RENO—Something had to give.
Entering Wednesday night’s Mountain West matchup at Lawlor Events Center, Nevada was 6-0 at home. Boise State had won its last nine.
It was Nevada’s undefeated home record that gave.
The Wolf Pack (10-7, 2-3) failed to hit a field goal for more than six minutes late in the second half and a monster comeback attempt fell short, 74-67. Boise State improved to 13-4, 4-0.
“We’re not a good shooting team,” said an animated first-year Nevada coach Eric Musselman. “(We) weren’t a good shooting team last year here. So we have to keep working at it, keeping grinding and keep trying to squeeze points out.”
Nevada finished shooting 40 percent from the floor (26-of-65) and Boise shot 40.7 percent (22-of-54) but there was a much larger disparity at the charity stripe. The Broncos hit 26 of 36 freebies while the Pack hit 10 of just their 15 attempts.
Musselman attributed the disparity to a lack of respect towards the Pack as the program rebuilds.
“That’s the whole difference. We made 26 field goals to their 22,” Musselman said. “We have to just keep earning the respect of everybody: fans, media, referees. We have to earn everyone’s respect on a nightly basis.”
Trailing 63-49 with less than four minutes to play, Marqueze Coleman nearly made those of the announced 7,564 who left early, regret that decision.
Coleman went on a personal 9-0 run and D.J. Fenner stole a Boise defensive rebound and put it home to get Nevada within 63-60 with 1:10 to play.
However, on Boise’s following possession, big man Nick Duncan, who hadn’t scored the entire second half, hit a triple from the corner and blew a kiss goodnight to the once vociferous Nevada student section. The Pack missed its next two shots and Boise scored on its final five possessions to prevent another comeback effort.
“You look up then it’s six, then it’s eight, then it’s 10. Hats off to those guys,” Fenner said. “That was the game.”
Nevada trailed just 50-46 with 9:45 to play but freshman big man Cam Oliver went to the bench with his fourth foul. As Oliver watched, the Pack did not hit another field goal until Coleman hit a triple with 3:43 remaining to leave the hosts down 63-52.
The three pointer started Coleman’s personal comeback attempt that fell short. The senior said the loss was the most frustrating of the season.

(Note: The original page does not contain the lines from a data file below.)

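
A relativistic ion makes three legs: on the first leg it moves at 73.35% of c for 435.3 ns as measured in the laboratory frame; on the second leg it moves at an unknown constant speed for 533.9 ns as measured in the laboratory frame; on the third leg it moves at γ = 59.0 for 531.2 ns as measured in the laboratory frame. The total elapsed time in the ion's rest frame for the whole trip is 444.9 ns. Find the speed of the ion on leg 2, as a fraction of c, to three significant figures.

Leg 1: β = 0.7335; γ = 1/√(1 − 0.7335²) = 1/√0.4620 = 1.471; τ_1 = 435.3/1.471 = 295.9 ns.
Leg 2: speed unknown; τ_2 = 533.9/γ_2.
Leg 3: γ = 59.0; τ_3 = 531.2/59.00 = 9.003 ns.
Total proper time: 295.9 + τ_2 + 9.003 = 444.9, so τ_2 = 444.9 − 304.9 = 140.0 ns.
γ_2 = 533.9/140.0 = 3.813; β = √(1 − 1/γ²) = √0.9312.

β = 0.965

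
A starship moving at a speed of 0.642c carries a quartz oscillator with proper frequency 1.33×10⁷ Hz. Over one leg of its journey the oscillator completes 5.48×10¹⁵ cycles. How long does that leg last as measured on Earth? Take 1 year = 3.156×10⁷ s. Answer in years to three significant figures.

γ = 1/√(1 − 0.642²) = 1/√0.5878 = 1.304
Proper time for N cycles: τ = N/f = 5.48×10¹⁵/(1.33×10⁷) = 4.120×10⁸ s = 13.06 years.
Lab-frame duration Δt = γτ = 1.304 × 13.06 = 17.03 years.

Δt = 17.0 years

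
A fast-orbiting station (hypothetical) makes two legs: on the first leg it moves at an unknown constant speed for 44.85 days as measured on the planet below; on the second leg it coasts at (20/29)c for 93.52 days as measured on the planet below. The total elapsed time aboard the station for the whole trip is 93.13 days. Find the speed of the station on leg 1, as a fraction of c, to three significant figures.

β = 0.824

Leg 1: speed unknown; τ_1 = 44.85/γ_1.
Leg 2: γ = 1/√(1 − (20/29)²) = 29/21 ≈ 1.381; τ_2 = 93.52/1.381 = 67.72 days.
Total proper time: τ_1 + 67.72 = 93.13, so τ_1 = 93.13 − 67.72 = 25.41 days.
γ_1 = 44.85/25.41 = 1.765; β = √(1 − 1/γ²) = √0.6791.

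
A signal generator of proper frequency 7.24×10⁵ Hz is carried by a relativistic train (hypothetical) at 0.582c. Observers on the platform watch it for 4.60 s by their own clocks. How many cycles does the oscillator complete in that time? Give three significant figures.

N = 2.71×10⁶

γ = 1/√(1 − 0.582²) = 1/√0.6613 = 1.230
During 4.60 s of lab time, the oscillator's proper time advances by τ = Δt/γ = 4.60/1.230 = 3.741 s = 3.741×10⁰ s.
N = f × τ = 7.24×10⁵ × 3.741×10⁰ = 2.708×10⁶.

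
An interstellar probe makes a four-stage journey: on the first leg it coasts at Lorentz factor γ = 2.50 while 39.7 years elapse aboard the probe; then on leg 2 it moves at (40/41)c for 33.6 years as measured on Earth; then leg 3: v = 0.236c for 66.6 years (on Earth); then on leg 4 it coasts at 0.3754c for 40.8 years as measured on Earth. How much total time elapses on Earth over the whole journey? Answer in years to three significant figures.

Leg 1: γ = 2.50; Δt_1 = 2.500 × 39.7 = 99.25 years.
Leg 2: 33.6 years is already measured on Earth.
Leg 3: 66.6 years is already measured on Earth.
Leg 4: 40.8 years is already measured on Earth.
Total: 99.25 + 33.60 + 66.60 + 40.80 years.

Δt = 240 years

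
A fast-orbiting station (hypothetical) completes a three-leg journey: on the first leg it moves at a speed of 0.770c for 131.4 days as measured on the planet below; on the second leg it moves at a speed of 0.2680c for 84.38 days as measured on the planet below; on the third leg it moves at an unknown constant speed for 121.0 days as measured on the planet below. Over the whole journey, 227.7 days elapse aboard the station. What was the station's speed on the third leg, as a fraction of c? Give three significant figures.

β = 0.856

Leg 1: γ = 1/√(1 − 0.770²) = 1/√0.4071 = 1.567; τ_1 = 131.4/1.567 = 83.84 days.
Leg 2: γ = 1/√(1 − 0.2680²) = 1/√0.9282 = 1.038; τ_2 = 84.38/1.038 = 81.29 days.
Leg 3: speed unknown; τ_3 = 121.0/γ_3.
Total proper time: 83.84 + 81.29 + τ_3 = 227.7, so τ_3 = 227.7 − 165.1 = 62.57 days.
γ_3 = 121.0/62.57 = 1.934; β = √(1 − 1/γ²) = √0.7326.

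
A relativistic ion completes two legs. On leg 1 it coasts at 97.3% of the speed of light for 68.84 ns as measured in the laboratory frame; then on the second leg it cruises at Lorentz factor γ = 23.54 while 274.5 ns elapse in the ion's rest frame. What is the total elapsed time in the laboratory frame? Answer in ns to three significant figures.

Δt = 6530 ns

Leg 1: 68.84 ns is already measured in the laboratory frame.
Leg 2: γ = 23.54; Δt_2 = 23.54 × 274.5 = 6462 ns.
Total: 68.84 + 6462 ns.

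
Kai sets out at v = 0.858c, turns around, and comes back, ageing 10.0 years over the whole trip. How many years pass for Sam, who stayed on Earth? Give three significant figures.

γ = 1/√(1 − 0.858²) = 1/√0.2638 = 1.947
Earth-frame duration is the dilated interval: Δt = γτ = 1.947 × 10.0 years.

Δt = 19.5 years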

“You’re there, then you’re not. You’re there, then you’re not,” Coleman said. “We just have to do a better job of staying composed.”
Coleman led Nevada with 17 points. Fenner had 15 and Eric Cooper Jr. had 13. Nobody else had more than six.
Defensively, Nevada held James Webb III to 14 points. Webb III was named the conference’s player of the week three of the previous four weeks. He still managed to haul in a game-high 14 rebounds.
Despite obvious frustration with the loss, Musselman said he was pleased with the defensive effort against an athletic Boise State squad.
“I said before the game, out of all the teams we play, (Boise is) by far the hardest team to defend,” he said. “So I thought we did a great job defensively.”
Mikey Thompson led the Broncos with 18.
Nevada connected on just 10 of its first 30 shots and trailed 35-24 at the half.
The Broncos opened their biggest lead of the half, 26-12, with eight minutes left on a Webb III bucket before the Pack responded with a quick 7-0 run to get back in it.
Cooper Jr. hit his second triple of the half to get Nevada within 29-21 with 5:10 remaining but the Pack couldn’t draw any closer, taking an 11-point deficit to the break.
Nevada led 6-3 early only for Boise to answer with a 10-0 run.
The Wolf Pack has Saturday off before going to Wyoming next Wednesday. Nevada edged Wyoming 71-68 at home in both team’s conference opener on Jan. 2.
Nevada then returns home for a tough two-game home stand against UNLV (Jan. 23) and San Diego State (Jan. 26).
“We got a long tough road. It does not get any easier,” Musselman said. “Going to Wyoming and coming back for the two talented teams we have to play.”